冷水よりもお湯で洗濯したほうが、汚れがよく取れる。そういった場合に、洗面器でお湯を組んでつぎ足す方がいますが、これも注意が必要です。洗面器でお湯を継いだ時に水が飛び散ると、操作部分に水が入ることがあるといいます。故障の原因になるので、やめたほうがいいでしょう。

 

■洗濯途中に衣類を追加しない

洗濯機を回している最中に洗濯物を追加すると、モーターに負荷がかかって寿命が縮まる原因となります。どうしても追加しなければいけないときは、洗濯機を回す前から、洗濯物の量を多めの設定にしておきましょう。

 

お家でもできるお掃除方法

洗濯機を長持ちさせるために大切なポイントは、日頃のお手入れです。もっとも効果的なのは、「定期的に洗濯槽を洗う」ということ。

 

洗濯機専用の洗剤や漂白剤で、洗濯機内部の黒カビやホコリなど汚れを落とすことができます。洗濯槽を取り出すなどという大きな作業がいらない、ふだん洗濯機を回すときと同じような方法で洗浄できる洗剤が多いので、面倒くさがりの方でもおこないやすい方法です。

 

洗濯機を定期的に掃除すると、洗濯機の寿命だけでなく、洗濯物も清潔に保つことができるので、一石二鳥です。市販の洗剤でも効果が見られない、やり方がわからないという方は、業者に依頼をするのもおすすめです。

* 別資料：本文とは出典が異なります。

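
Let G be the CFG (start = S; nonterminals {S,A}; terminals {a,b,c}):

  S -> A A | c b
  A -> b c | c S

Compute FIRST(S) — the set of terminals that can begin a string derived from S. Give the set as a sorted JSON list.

FIRST iteration:
pass 1:
  A via A→b c: +{b}
  A via A→c S: +{c}
  S via S→A A: +{b,c}
  FIRST(S)={b,c}  FIRST(A)={b,c}
pass 2: — fixpoint
  FIRST(S)={b,c}  FIRST(A)={b,c}

FIRST(S) = ["b", "c"]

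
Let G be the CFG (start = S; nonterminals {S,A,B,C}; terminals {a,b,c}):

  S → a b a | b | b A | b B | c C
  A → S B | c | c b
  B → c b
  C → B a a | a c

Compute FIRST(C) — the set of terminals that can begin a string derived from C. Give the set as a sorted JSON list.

FIRST iteration:
[1]
  A via A→c: +{c}
  B via B→c b: +{c}
  C via C→B a a: +{c}
  C via C→a c: +{a}
  S via S→a b a: +{a}
  S via S→b: +{b}
  S via S→c C: +{c}
  FIRST[S]={a,b,c}  FIRST[A]={c}  FIRST[B]={c}  FIRST[C]={a,c}
[2]
  A via A→S B: +{a,b}
  FIRST[S]={a,b,c}  FIRST[A]={a,b,c}  FIRST[B]={c}  FIRST[C]={a,c}
[3] (stable)
  FIRST[S]={a,b,c}  FIRST[A]={a,b,c}  FIRST[B]={c}  FIRST[C]={a,c}

FIRST(C) = ["a", "c"]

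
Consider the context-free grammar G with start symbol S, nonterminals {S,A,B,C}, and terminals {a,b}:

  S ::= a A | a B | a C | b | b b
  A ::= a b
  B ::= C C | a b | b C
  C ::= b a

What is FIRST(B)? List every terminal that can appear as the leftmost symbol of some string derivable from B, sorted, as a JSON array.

FIRST iteration:
[1]
  A via A→a b: +{a}
  B via B→a b: +{a}
  B via B→b C: +{b}
  C via C→b a: +{b}
  S via S→a A: +{a}
  S via S→b: +{b}
  FIRST[S]={a,b}  FIRST[A]={a}  FIRST[B]={a,b}  FIRST[C]={b}
[2] (no change)
  FIRST[S]={a,b}  FIRST[A]={a}  FIRST[B]={a,b}  FIRST[C]={b}

FIRST(B) = ["a", "b"]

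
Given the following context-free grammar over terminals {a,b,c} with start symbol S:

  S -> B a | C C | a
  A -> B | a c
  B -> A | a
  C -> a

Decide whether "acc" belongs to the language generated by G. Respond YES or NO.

Convert to CNF:
  S -> B T0 | C C | a
  A -> T0 T1 | a
  B -> T0 T1 | a
  C -> a
  T0 -> a
  T1 -> c

CYK table (by increasing span):
  cell(0,0) a: {A,B,C,S,T0}  orig:{A,B,C,S}
  cell(1,1) c: {T1}  orig:{}
  cell(2,2) c: {T1}  orig:{}
  cell(0,1) ac: {A,B}
  cell(1,2) cc: ∅
  cell(0,2) acc: ∅

S ∉ T[0,2] ⇒ NO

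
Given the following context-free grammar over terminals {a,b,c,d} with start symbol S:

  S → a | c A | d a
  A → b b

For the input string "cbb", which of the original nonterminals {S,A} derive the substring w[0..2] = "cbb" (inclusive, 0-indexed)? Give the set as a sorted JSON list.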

洗濯機・洗濯槽クリーニングを専門にしている業者に頼めば、市販の洗濯機洗浄剤では落とせないしつこい汚れも、しっかりきれいにしてくれます。

 

こんな場合は洗濯機の買い替えが必要かも

お家でもできるお掃除方法

 

・きちんと脱水できない

脱水がうまくできなくなる原因として、汚れの蓄積が挙げられます。洗濯機用の洗剤を使って洗濯機の中を洗い、それでも症状の改善が見られなかったら、買い替えが必要といえます。

 

・洗濯機がよく止まる

電源がコンセントにうまくつながっていないなど理由があれば別ですが、何も心当たりがないにもかかわらず頻繁に止まるようになったら、故障を疑いましょう。

 

・乾燥が甘い

洗濯物の生乾き感を感じたら、一度洗剤で内部を洗浄しましょう。それでも症状が治らないようであれば、洗濯機の寿命かもしれません。

 

まとめ

一見頑丈そうに見える洗濯機は、実はとても壊れやすい家電です。7年を超えたあたりから寿命を意識し、調子が悪くなったら早めに修理に出すなど対策をとってみましょう。

 

また、洗濯機を長持ちさせるには、いくつかコツがあります。できるだけ洗濯機に負担をかけないことをこころがけ、こまめな掃除をして長持ちさせてみましょう。